The demonstration didn’t deter top Democrats from attending the gala. Among those taking in the movie were Assemblywoman Rebecca Cohn of Campbell, Assemblyman Tom Umberg of Santa Ana and former Davis administration official Maria Contreras-Sweet.
But the protest created a conundrum for the administration. There was no way the governor’s team was going to allow Schwarzenegger or the celebrities to walk the protest gantlet, so they closed off the canopy-covered red carpet entrance and moved to Plan B.
While organizers figured out what to do, amped-up television reporters stood by the rope line waiting to interview celebrities.
“There’s nobody here yet,” said one cheery Sacramento reporter forced to go on live several times with nothing to say. “We’re out here waiting anxiously for the stars to arrive,” he told viewers. “Nothing major yet, but something will happen.”
Still, invited guests did their best to conjure up images of Hollywood. California Republican Party spokeswoman Karen Hanretty joked that she was wearing her finest J. Crew for the premiere.
Jessica Burns, who had pulled out her swankiest fur coat, was puzzled by the protest. “I think it’s not the time and the place, because I think it’s going to prevent things from coming to Sacramento,” said the 27-year-old worker at a media buying firm.
With demonstrators chanting, the sport-utility vehicles began rolling down the pedestrian mall, past the red carpet entrance, past the protesters, and up to the main entrance. Stars popped out, waved to fans and ducked under the canopy to chat up their film.
Schwarzenegger, who had planned to walk down the red carpet, avoided the scene entirely by coming in a back entrance and emerging from the lobby to talk with reporters waiting by the rope line.

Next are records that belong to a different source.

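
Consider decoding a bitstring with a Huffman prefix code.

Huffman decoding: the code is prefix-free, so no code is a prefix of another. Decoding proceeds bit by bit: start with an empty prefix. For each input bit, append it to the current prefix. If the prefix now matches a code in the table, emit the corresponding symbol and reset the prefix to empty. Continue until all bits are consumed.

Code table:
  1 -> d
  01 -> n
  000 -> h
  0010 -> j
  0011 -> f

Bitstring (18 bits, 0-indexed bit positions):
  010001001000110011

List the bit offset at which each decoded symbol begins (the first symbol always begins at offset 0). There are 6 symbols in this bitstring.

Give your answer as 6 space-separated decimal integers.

Answer: 0 2 5 6 10 14

Derivation:
Bit 0: prefix='0' (no match yet)
Bit 1: prefix='01' -> emit 'n', reset
Bit 2: prefix='0' (no match yet)
Bit 3: prefix='00' (no match yet)
Bit 4: prefix='000' -> emit 'h', reset
Bit 5: prefix='1' -> emit 'd', reset
Bit 6: prefix='0' (no match yet)
Bit 7: prefix='00' (no match yet)
Bit 8: prefix='001' (no match yet)
Bit 9: prefix='0010' -> emit 'j', reset
Bit 10: prefix='0' (no match yet)
Bit 11: prefix='00' (no match yet)
Bit 12: prefix='001' (no match yet)
Bit 13: prefix='0011' -> emit 'f', reset
Bit 14: prefix='0' (no match yet)
Bit 15: prefix='00' (no match yet)
Bit 16: prefix='001' (no match yet)
Bit 17: prefix='0011' -> emit 'f', reset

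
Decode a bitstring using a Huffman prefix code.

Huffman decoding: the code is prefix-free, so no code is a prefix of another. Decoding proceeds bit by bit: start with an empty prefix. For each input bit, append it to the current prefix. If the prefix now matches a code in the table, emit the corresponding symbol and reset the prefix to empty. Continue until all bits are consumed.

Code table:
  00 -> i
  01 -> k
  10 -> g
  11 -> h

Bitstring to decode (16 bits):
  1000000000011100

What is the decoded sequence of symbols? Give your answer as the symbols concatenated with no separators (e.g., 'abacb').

Answer: giiiikhi

Derivation:
Bit 0: prefix='1' (no match yet)
Bit 1: prefix='10' -> emit 'g', reset
Bit 2: prefix='0' (no match yet)
Bit 3: prefix='00' -> emit 'i', reset
Bit 4: prefix='0' (no match yet)
Bit 5: prefix='00' -> emit 'i', reset
Bit 6: prefix='0' (no match yet)
Bit 7: prefix='00' -> emit 'i', reset
Bit 8: prefix='0' (no match yet)
Bit 9: prefix='00' -> emit 'i', reset
Bit 10: prefix='0' (no match yet)
Bit 11: prefix='01' -> emit 'k', reset
Bit 12: prefix='1' (no match yet)
Bit 13: prefix='11' -> emit 'h', reset
Bit 14: prefix='0' (no match yet)
Bit 15: prefix='00' -> emit 'i', reset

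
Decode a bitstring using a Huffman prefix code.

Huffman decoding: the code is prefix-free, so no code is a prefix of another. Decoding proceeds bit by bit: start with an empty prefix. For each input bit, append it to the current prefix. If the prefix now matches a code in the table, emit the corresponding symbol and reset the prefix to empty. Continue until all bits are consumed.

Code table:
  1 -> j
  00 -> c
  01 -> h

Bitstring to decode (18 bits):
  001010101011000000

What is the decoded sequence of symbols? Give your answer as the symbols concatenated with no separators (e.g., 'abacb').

Bit 0: prefix='0' (no match yet)
Bit 1: prefix='00' -> emit 'c', reset
Bit 2: prefix='1' -> emit 'j', reset
Bit 3: prefix='0' (no match yet)
Bit 4: prefix='01' -> emit 'h', reset
Bit 5: prefix='0' (no match yet)
Bit 6: prefix='01' -> emit 'h', reset
Bit 7: prefix='0' (no match yet)
Bit 8: prefix='01' -> emit 'h', reset
Bit 9: prefix='0' (no match yet)
Bit 10: prefix='01' -> emit 'h', reset
Bit 11: prefix='1' -> emit 'j', reset
Bit 12: prefix='0' (no match yet)
Bit 13: prefix='00' -> emit 'c', reset
Bit 14: prefix='0' (no match yet)
Bit 15: prefix='00' -> emit 'c', reset
Bit 16: prefix='0' (no match yet)
Bit 17: prefix='00' -> emit 'c', reset

Answer: cjhhhhjccc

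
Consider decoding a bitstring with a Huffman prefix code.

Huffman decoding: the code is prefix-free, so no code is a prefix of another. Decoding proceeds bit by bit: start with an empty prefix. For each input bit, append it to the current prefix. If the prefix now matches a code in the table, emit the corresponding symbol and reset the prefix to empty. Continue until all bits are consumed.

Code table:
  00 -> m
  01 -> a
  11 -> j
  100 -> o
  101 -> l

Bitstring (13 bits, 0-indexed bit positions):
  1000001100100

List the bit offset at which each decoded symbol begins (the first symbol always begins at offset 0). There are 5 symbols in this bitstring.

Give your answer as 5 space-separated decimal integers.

Answer: 0 3 5 7 10

Derivation:
Bit 0: prefix='1' (no match yet)
Bit 1: prefix='10' (no match yet)
Bit 2: prefix='100' -> emit 'o', reset
Bit 3: prefix='0' (no match yet)
Bit 4: prefix='00' -> emit 'm', reset
Bit 5: prefix='0' (no match yet)
Bit 6: prefix='01' -> emit 'a', reset
Bit 7: prefix='1' (no match yet)
Bit 8: prefix='10' (no match yet)
Bit 9: prefix='100' -> emit 'o', reset
Bit 10: prefix='1' (no match yet)
Bit 11: prefix='10' (no match yet)
Bit 12: prefix='100' -> emit 'o', reset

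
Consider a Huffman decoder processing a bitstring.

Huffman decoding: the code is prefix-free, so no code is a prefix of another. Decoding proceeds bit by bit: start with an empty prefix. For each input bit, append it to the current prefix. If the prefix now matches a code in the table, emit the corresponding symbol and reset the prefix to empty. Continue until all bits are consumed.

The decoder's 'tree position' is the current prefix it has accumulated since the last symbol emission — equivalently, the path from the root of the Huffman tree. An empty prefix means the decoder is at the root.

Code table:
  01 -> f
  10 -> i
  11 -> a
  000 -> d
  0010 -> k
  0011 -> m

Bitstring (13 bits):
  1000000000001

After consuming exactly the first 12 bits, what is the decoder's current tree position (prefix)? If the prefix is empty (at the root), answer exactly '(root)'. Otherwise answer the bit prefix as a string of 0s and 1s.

Bit 0: prefix='1' (no match yet)
Bit 1: prefix='10' -> emit 'i', reset
Bit 2: prefix='0' (no match yet)
Bit 3: prefix='00' (no match yet)
Bit 4: prefix='000' -> emit 'd', reset
Bit 5: prefix='0' (no match yet)
Bit 6: prefix='00' (no match yet)
Bit 7: prefix='000' -> emit 'd', reset
Bit 8: prefix='0' (no match yet)
Bit 9: prefix='00' (no match yet)
Bit 10: prefix='000' -> emit 'd', reset
Bit 11: prefix='0' (no match yet)

Answer: 0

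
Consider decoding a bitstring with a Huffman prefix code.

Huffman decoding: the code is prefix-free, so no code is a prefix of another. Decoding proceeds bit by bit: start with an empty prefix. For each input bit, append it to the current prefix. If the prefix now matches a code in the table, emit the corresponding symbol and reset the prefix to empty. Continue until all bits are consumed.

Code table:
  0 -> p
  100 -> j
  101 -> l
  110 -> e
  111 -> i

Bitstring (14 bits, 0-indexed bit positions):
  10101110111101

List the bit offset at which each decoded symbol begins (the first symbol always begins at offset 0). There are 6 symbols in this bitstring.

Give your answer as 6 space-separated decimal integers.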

As he stood on the red carpet with the stars, Schwarzenegger tried to downplay the protest, even as he was booed while standing for photos with the Rock.
Your fans are upset they can’t get in,” the governor joked to the Rock.
Once inside, the governor told theater officials that he hopes to bring similar events to Sacramento once a month. But one wonders if the greeting he received at “Be Cool” might cause Schwarzenegger to have second thoughts.